The Court issued its decision on July 1, 2024. All nine justices agreed to vacate the Fifth and Eleventh Circuit rulings and remand the cases back to these courts, finding that neither court followed established case law in reviewing the First Amendment issues in question. Justice Elena Kagan wrote the majority opinion, joined by Roberts, Sotomayor, Kavanaugh, Barrett, and Jackson. Kagan wrote that in both cases, the appeals courts only evaluated the applicability of the laws to specific features of the social media sites, whereas a proper review would consider the laws' impact in all functions to weigh the constitutionality of the laws. Injunctions against execution of both laws remained in place with this decision.

===Concurrences===
Justice Amy Coney Barrett wrote a concurrence, in which she cautioned NetChoice and the other challengers of the laws to assure that they focused on the constitutional challenge to the specific parts of the law that impacted their services rather than the law as a whole. Justice Ketanji Brown Jackson wrote a concurrence in judgement only, stating that she would not have gone as far as the majority to weigh in on aspects of the Texas law and "this Court should strive to avoid deciding more than is necessary". Justice Clarence Thomas wrote a concurrence in judgment only, similar to Jackson's concurrence in judgement, and echoing Barrett's concern that the federal courts should not rule on the constitutionality of an entire statute.

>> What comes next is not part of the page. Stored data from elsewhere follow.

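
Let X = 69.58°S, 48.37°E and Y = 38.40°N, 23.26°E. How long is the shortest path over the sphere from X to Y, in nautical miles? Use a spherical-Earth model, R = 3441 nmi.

Haversine: a = sin²(Δφ/2)+cos φ₁ cos φ₂ sin²(Δλ/2) = 0.66726;  σ = 2·atan2(√a,√(1−a))
σ = 109.544° → d = Rσ = 3441·1.91190 = 6579 nmi

6579 nmi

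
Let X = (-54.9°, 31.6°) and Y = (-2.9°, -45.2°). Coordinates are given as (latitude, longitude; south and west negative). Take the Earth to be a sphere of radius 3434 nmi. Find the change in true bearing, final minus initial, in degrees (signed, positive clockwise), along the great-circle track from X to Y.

+46.2°

Initial bearing θ₁ = atan2(sin Δλ cos φ₂, cos φ₁ sin φ₂ − sin φ₁ cos φ₂ cos Δλ) = 279.20°
Final bearing θ₂ = (initial bearing from the destination back to the start) + 180° = 325.37°
Δθ = θ₂ − θ₁ = +46.2°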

Justice Samuel Alito wrote a concurrence in judgment only, joined by Thomas and Gorsuch, agreeing with Thomas and Jackson that the court's opinion given to the lower courts on remand was unnecessary. Alito also cautioned of the comparison made between traditional forms of media and social media, and that "when confronted with the application of a constitutional requirement to new technology, we should proceed with caution."

== Proceedings after Supreme Court ruling ==
After the Supreme Court remanded both the cases to the 11th Circuit for the Moody case and the 5th Circuit for the Paxton case, both Circuit Courts further remanded the cases to the District Courts of both cases. NetChoice and CCIA filed amended complaints for both cases in the District Court. The first ruling after the Supreme Court decision was on May 22, 2025, when U.S District Judge Robert Hinkle declined Florida's motion to dismiss the case.

==Analysis==
According to CNN based on information from the court, the justices all agreed that the Fifth Circuit's and Eleventh Circuit's First Amendment analyses were inadequate, and that NetChoice's choice to challenge the constitutionality of the laws on broad strokes instead of specific aspects did not help their case. Alito led a 5–4 majority to remand the cases, but his draft decision strongly favored the position of the states by stating that content moderation was not a protected activity under the First Amendment. According to CNN, this led both Barrett and Jackson to switch their vote to Kagan's view, as they considered Alito's stance too extreme, leading to the 6–3 decision on the majority opinion.